Modern adults are simply not getting enough sleep and they are feeling the effects of it every day. Researchers warned about this in a couple reports a few years ago that went largely ignored, unfortunately.
The reports suggested that the lack of sleep is affecting people’s cognition, memory, choices, behavior and ability to operate machinery. We don’t know what’s more concerning – the lack of sleep among American adults or the Orwellian suggestion to surveil the nation’s sleep quotas! (A more recent report suggests that lack of sleep among adults is actually a driver for anxiety and depression.)
But how much is too little sleep? Anything less than 7 hours in a full 24-hour period.
In two large health surveys, more than one-third of respondents (35.3% and 37.1%) reported sleeping fewer than seven hours per 24-hour period or per night, according to researchers from the CDC’s National Center for Chronic Disease Prevention and Health Promotion and Office of Surveillance, Epidemiology, and Laboratory Science.
Widget not in any sidebars
But it’s not just that adults are simply sleeping less. Sleep is like its own battery that needs nightly recharging – no one can truly function on low voltage.
According to one of two reports, published in the March 2011 issue of Morbidity and Mortality Weekly Report, a sizable proportion of those getting too little sleep had problems functioning on a daily basis, including difficulties with concentration and memory.
In another report:
…[a] study included data from the 2009 Behavioral Risk Factor Surveillance System (BRFSS) survey, the first year that questions on sleep behaviors were included. Data came from 12 states — California, Georgia, Hawaii, Illinois, Kansas, Louisiana, Maryland, Minnesota, Nebraska, New York, Texas, and Wyoming — and covered 74,571 adults.

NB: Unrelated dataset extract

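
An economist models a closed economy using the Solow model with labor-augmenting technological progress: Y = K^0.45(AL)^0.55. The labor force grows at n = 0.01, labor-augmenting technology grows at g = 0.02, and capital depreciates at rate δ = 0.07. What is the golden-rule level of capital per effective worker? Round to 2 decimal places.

k_gold ≈ 15.40

n + g + δ = 0.01 + 0.02 + 0.07 = 0.1.
Golden rule sets MPK = n+g+δ: 0.45·k^(0.45−1) = 0.1, so k_gold = (0.45/0.1)^(1/0.55) ≈ 15.4049.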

More than one-third of respondents said they slept fewer than seven hours per 24-hour period on average. Older adults and non-Hispanic whites were less likely to report getting too little sleep.
Researchers from the first report said:
Continued public health surveillance of sleep quality, duration, behaviors, and disorders is needed to understand and address sleep difficulties and their impact on health.
As a first step, a multifaceted approach that includes increased public awareness and education and training in sleep medicine for appropriate healthcare professionals is needed. However, broad societal factors, including technology use and work policies, also must be considered.
Far gone are the days of backbreaking physical labor from sun up to sun down and then clunking down on a hay pillow and sawing logs. Today’s world is indeed more complicated. Sedentary lifestyles and mental exertion are coupled with too much screen time. Those issues are then wedded to job stress (or lack-of-job stress) and even existential emptiness.
Millennials – especially those who are floating in an unstable job market or moonlighting with one or two jobs are doing what they can to catch up on zzzzz’s and maximize productive sleep, like vigorously pursuing the best mattress or filling their rooms with the misty, soothing plumes of essential oil diffusers. (Try lavender, marjoram and sweet orange, by the way!)
So, where are we are now on the sleep spectrum?
Since the reports came out, a Gallup poll shows that forty percent of American adults get six hours sleep or less per night. Wow…not an improvement.
As of 2018, children are now sadly experiencing greater sleep disturbances due to screentime and gaming. And we must not forget that a major driver for anxiety and depression could actually be a lack of sleep.
Perhaps the above researchers were right – greater public awareness could help people put their collective foot down and grab a date with Morpheus tonight.